Use `aggregate_json()` for server-side aggregations with RediSearch.

In [None]:
# Count bikes by type using RediSearch aggregation
from polars_redis._search import aggregate_json

type_counts = aggregate_json(
    REDIS_URL,
    index="bikes_idx",
    query="*",
    group_by=["type"],
    reducers=["COUNT"],
).collect()

type_counts.sort("__generated_aliascount", descending=True)

In [None]:
# Average price by brand
brand_avg = aggregate_json(
    REDIS_URL,
    index="bikes_idx",
    query="*",
    group_by=["brand"],
    reducers=["COUNT", "AVG(price)"],
).collect()

brand_avg.sort("__generated_aliasavg_price", descending=True).head(10)

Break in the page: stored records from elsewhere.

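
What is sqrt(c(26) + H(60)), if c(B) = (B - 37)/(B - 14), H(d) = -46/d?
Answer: I*sqrt(1515)/30 ≈ 1.2974*I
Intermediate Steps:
c(B) = (-37 + B)/(-14 + B)
sqrt(c(26) + H(60)) = sqrt((-37 + 26)/(-14 + 26) - 46/60) = sqrt(-11/12 - 46*1/60) = sqrt((1/12)*(-11) - 23/30) = sqrt(-11/12 - 23/30) = sqrt(-101/60) = I*sqrt(1515)/30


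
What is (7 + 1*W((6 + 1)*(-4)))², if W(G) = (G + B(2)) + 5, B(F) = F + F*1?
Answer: 144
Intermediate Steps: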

## 8. Comparison: Traditional vs polars-redis

Let's compare the traditional redis-py approach with polars-redis.

In [None]:
# Traditional approach with redis-py
import redis as redis_py
import json

r = redis_py.from_url(REDIS_URL)

# Get all bike keys
keys = list(r.scan_iter("redisbikeco:bike:*"))

# Fetch each document
bikes_traditional = []
for key in keys:
    data = r.json().get(key)
    if data:
        bikes_traditional.append(data)

# Convert to DataFrame manually
df_traditional = pl.DataFrame(bikes_traditional)

print(f"Traditional approach: {len(df_traditional)} bikes")
df_traditional.head(3)

In [None]:
# polars-redis approach - much simpler!
df_polars_redis = redis.scan_json(
    REDIS_URL,
    pattern="redisbikeco:bike:*",
    schema=bike_schema,
).collect()

print(f"polars-redis approach: {len(df_polars_redis)} bikes")
df_polars_redis.head(3)

## Summary

With **polars-redis**, working with Redis data becomes much simpler:

1. **Write data** with `write_json()` - just pass a DataFrame
2. **Infer schema** with `infer_json_schema()` - no manual type mapping
3. **Scan data** with `scan_json()` - lazy evaluation, batched fetching
4. **Search data** with `search_json()` - leverage RediSearch with a Pythonic query builder
5. **Aggregate data** with `aggregate_json()` - server-side aggregations

The result is less boilerplate, better performance through batching, and the full power of Polars for data analysis.